ALL SAINTS' DAY IN SOPRON


At noon, five bells ring out from different locations all over Sopron, (Ödenburg, formerly Scarbantia), a town on the Austrian border. After a particularly good night’s sleep, we had spent the morning beating the cobbled streets looking for breakfast, mulled wine & an internet café (not that we’re living out lives online, of course!)

The lozenge-shaped heart of the town is a disorientating labyrinth because you can only see a short distance in front of you; it’s the best preserved Medieval centre I’ve seen this year (Kosice, Eger, Krakow being the others). Rounding one corner, we chanced upon the postcard image of the Fire Tower, its pillared loggia and onion dome bathed in misty sunlight reminiscent of high summer, even though it was hat-and-scarf weather.

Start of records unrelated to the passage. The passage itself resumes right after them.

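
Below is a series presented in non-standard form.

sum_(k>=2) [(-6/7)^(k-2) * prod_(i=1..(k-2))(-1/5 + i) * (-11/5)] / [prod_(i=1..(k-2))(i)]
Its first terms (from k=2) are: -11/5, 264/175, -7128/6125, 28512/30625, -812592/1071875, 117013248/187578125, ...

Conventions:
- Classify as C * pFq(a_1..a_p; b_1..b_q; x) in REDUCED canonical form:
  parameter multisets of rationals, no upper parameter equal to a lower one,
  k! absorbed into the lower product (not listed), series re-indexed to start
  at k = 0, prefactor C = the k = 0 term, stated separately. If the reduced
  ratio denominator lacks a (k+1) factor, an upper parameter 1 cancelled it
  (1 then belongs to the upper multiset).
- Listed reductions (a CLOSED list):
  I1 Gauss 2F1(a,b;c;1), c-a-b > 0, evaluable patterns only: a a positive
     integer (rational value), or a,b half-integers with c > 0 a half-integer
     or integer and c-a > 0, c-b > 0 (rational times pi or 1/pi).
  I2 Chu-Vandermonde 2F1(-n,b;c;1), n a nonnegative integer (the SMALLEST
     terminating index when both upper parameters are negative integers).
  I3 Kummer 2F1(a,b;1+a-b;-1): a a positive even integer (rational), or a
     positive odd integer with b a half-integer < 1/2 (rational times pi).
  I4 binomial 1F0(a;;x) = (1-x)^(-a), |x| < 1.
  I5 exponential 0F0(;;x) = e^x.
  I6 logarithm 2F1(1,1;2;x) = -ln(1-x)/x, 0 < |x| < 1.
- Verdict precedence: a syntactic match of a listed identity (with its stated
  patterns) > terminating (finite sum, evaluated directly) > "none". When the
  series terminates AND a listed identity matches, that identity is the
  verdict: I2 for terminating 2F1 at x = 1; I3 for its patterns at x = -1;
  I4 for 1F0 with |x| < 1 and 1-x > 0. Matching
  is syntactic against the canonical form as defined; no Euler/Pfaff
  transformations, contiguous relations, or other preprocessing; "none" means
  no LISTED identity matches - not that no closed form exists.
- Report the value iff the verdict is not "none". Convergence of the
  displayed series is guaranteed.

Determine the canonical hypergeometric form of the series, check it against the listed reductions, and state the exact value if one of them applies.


At argument -6/7: a 1F0 with upper {4/5}, lower {-}, scaled by C = -11/5. Verdict: this is binomial (I4) (the 1F0 binomial series: exponent -4/5, x = -6/7). Value: (-11/5) * (13/7)^(-4/5).

First insight: with t_0 = -11/5, the running product (C = -11/5, x = -6/7) telescopes to a rising factorial.
Consecutive-term ratio: r(k) = (-6/7) * (k+4/5) / [(k+1)] ; factor over Q: parameters, x = (-6/7), and C = -11/5.


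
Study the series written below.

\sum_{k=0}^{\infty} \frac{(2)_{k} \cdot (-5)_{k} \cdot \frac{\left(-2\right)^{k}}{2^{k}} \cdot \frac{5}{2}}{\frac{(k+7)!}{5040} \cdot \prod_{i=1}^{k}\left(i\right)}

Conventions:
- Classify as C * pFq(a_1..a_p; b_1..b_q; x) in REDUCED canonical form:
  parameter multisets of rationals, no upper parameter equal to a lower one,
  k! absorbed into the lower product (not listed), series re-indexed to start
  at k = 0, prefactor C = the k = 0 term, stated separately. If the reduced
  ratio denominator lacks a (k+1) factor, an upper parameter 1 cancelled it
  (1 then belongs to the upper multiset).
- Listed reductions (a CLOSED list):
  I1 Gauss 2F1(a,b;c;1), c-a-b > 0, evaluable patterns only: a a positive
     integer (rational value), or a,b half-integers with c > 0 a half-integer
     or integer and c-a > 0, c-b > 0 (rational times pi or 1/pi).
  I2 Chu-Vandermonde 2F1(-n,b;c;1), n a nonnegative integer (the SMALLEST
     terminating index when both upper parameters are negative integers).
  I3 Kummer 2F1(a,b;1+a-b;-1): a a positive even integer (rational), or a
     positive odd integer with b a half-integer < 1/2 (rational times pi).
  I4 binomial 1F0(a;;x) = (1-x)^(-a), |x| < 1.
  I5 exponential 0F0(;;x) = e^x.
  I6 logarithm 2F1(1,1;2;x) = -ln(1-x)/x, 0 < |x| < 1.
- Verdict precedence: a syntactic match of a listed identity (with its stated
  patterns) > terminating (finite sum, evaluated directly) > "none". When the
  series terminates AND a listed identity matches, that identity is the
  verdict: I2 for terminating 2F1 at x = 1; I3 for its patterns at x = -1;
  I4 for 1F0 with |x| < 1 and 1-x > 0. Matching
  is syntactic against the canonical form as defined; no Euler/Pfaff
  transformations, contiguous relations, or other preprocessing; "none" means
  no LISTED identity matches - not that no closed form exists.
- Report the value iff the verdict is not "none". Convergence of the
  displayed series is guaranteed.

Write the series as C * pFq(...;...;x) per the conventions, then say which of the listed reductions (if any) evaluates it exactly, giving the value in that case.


This is \frac{5}{2} * 2F1(-5, 2; 8; -1) in reduced canonical form. Verdict at x = -1: Kummer (I3) matches (x = -1; c = 8 equals 1+a-b for upper {-5, 2}: listed pattern). Hence: \frac{35}{4}.

First insight: from the first term \frac{5}{2}: the product of the first k integers (prefactor 5/2) is k!.
Consecutive-term ratio: r(k) = -1 * (k-5) (k+2) / [(k+8) (k+1)] - rational; roots negated = parameters, x = -1, C = \frac{5}{2}.


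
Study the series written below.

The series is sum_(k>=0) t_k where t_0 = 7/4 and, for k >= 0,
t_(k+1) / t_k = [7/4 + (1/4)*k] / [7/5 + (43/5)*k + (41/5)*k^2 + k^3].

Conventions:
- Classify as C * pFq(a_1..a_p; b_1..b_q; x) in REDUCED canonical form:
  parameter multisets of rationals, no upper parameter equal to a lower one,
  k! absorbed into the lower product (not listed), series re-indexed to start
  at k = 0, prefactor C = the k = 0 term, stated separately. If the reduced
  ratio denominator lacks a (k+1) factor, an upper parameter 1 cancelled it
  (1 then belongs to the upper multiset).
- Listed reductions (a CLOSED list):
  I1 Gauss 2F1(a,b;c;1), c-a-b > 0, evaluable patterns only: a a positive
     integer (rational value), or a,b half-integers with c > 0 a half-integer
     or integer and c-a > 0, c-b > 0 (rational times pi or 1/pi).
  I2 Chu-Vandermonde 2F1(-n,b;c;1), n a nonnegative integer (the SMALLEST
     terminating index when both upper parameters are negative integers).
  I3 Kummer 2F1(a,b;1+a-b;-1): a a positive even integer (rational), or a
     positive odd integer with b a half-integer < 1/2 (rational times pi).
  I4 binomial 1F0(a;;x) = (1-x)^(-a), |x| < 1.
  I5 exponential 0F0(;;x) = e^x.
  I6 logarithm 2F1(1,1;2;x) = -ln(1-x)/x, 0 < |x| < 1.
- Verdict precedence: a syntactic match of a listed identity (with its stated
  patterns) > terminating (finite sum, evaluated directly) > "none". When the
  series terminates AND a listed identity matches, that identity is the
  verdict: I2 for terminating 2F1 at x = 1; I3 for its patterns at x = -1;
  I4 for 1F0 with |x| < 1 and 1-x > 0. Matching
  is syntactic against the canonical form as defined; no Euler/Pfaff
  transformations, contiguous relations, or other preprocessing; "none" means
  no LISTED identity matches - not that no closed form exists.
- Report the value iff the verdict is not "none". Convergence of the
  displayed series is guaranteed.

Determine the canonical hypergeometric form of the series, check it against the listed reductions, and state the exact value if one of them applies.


At argument 1/4: a 0F1 with upper {-}, lower {1/5}, scaled by C = 7/4. Verdict: none - at argument 1/4 the multisets {-} ; {1/5} match no listed identity.

Key observation: with t_0 = 7/4, the expanded ratio factors over Q; C = 7/4, x = 1/4, roots give parameters.
Ratio: r(k) = (1/4) * 1 / [(k+1/5) (k+1)] - rational in k, leading ratio (1/4); with t_0 = 7/4, classification follows.


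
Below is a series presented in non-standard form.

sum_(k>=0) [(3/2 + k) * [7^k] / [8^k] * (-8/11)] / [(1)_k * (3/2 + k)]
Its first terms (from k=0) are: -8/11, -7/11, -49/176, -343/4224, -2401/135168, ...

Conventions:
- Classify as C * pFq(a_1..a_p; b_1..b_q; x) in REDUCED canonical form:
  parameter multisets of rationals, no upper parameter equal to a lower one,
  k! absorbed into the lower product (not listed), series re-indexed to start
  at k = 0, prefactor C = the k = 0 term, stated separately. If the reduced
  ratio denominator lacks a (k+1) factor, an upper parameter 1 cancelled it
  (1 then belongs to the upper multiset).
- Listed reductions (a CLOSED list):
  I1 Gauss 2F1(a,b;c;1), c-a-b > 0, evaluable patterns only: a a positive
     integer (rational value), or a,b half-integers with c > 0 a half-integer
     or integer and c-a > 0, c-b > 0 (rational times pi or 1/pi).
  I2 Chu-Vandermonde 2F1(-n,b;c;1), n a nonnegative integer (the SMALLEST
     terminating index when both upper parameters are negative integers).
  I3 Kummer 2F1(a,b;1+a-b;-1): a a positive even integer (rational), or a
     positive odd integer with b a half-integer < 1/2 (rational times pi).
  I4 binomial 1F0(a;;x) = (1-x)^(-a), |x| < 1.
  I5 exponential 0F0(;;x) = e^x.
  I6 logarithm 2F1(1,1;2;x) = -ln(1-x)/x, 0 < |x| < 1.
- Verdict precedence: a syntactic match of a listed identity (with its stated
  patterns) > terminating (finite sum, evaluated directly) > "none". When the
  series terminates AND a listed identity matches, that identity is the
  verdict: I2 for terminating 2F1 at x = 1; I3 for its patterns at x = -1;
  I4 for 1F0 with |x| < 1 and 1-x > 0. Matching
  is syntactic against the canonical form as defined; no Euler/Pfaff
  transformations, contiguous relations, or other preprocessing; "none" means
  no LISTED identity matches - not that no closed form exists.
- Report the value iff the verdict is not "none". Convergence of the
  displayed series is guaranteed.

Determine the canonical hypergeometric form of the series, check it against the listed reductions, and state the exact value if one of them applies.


x = 7/8 here; the reduced form reads 0F0, upper {-}, lower {-}, C = -8/11. Verdict at x = 7/8: the exponential series (I5) matches (the 0F0 exponential series at x = 7/8). Exact value: (-8/11) * e^(7/8).

First insight: with t_0 = -8/11, the two geometric factors (C = -8/11) combine into one argument.
Adjacent-term ratio: r(k) = (7/8) * 1 / [(k+1)] - rational; roots negated = parameters, x = (7/8), C = -8/11.


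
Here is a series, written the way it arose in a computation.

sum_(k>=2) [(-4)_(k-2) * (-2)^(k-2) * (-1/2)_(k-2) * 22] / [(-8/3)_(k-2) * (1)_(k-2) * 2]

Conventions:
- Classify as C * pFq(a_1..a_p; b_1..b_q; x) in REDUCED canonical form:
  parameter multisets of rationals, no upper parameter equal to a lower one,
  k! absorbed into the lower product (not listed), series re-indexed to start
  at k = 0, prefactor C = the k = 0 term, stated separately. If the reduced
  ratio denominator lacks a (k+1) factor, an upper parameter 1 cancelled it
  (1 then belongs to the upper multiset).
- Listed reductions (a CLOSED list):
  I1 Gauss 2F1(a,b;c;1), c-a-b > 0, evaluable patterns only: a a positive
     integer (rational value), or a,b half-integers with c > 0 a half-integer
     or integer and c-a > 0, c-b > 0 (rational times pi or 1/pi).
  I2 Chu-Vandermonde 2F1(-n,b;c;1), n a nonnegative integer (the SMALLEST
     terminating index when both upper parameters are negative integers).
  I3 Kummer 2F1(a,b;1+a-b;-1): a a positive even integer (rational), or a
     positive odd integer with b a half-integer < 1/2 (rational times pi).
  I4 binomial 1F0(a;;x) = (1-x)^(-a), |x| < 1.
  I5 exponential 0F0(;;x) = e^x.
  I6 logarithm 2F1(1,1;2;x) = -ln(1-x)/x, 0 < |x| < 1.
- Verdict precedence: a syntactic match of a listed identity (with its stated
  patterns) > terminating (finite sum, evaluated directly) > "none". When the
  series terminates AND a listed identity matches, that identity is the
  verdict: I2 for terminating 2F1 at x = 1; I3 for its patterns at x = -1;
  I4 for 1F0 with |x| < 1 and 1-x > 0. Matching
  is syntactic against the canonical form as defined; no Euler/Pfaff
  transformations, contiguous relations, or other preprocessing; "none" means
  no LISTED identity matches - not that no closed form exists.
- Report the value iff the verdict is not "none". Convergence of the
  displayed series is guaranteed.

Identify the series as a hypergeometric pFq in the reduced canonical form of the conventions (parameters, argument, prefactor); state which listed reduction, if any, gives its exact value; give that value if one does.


x = -2 here; the reduced form reads 2F1, upper {-4, -1/2}, lower {-8/3}, C = 11. Verdict: terminating at k = 4: the factor (-4)_k kills every later term; summing the 5 survivors is exact. Its exact value is 17941/80.

First insight: x = (-2) and (1)_k (prefactor 11) is k! itself.
Adjacent-term ratio: r(k) = (-2) * (k-4) (k-1/2) / [(k-8/3) (k+1)] - rational in k. x = (-2); t_0 = 11; negate the roots.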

On the streets we passed elaborate lamp-posts whose blackened wrought iron was fashioned into flowers and leaves. The houses are never regular, perhaps because the gothic and baroque facades have been built over wattle and daub or stone walls. In one alleyway, brick arches propped up two converging buildings, which might otherwise have collapsed. We saw top floors jutting out over the street and a blind window with an intact stone cruciform frame and signs of much older buildings in the marzipan-toned walls. One boasted a somnolent-looking weather-beaten lion’s face and others had arrow-slit windows.

The best bit about roaming is that there are a lot of side alleys to dart down. This is because every second or third house has a large arch to admit coaches, and some have the lower barrel-vaulting of cloisters. The doors were often open; you could stray into courtyards where flowers cascaded over tiny balconies. Inside one of them, it looked like a witch’s cottage overlooking a walled garden. We also ventured into one with nothing but a solitary tree at its centre. My friend said she felt that it was the kind of place where someone’s life might have been irrevocably changed by a piece of music. When we left, a plaque told us that Liszt Ferenc had in fact given a recital there once.

In one of the baroque churches, almost completely deserted, a solitary organist was playing Barber's Adagio for Strings. The contrast couldn't have been greater between the unbearably delicate melody and the unwieldy baroque decoration dripping from the walls.

Behind the buildings, you could discover a whole geometry of little pathways, wooden bridges and ramps running parallel to the city walls built on Roman foundations. The chilly mist and the autumnal light merged magically. This was when the first bell of midday clanged its way into our thoughts, soon to be joined by a chorus of others.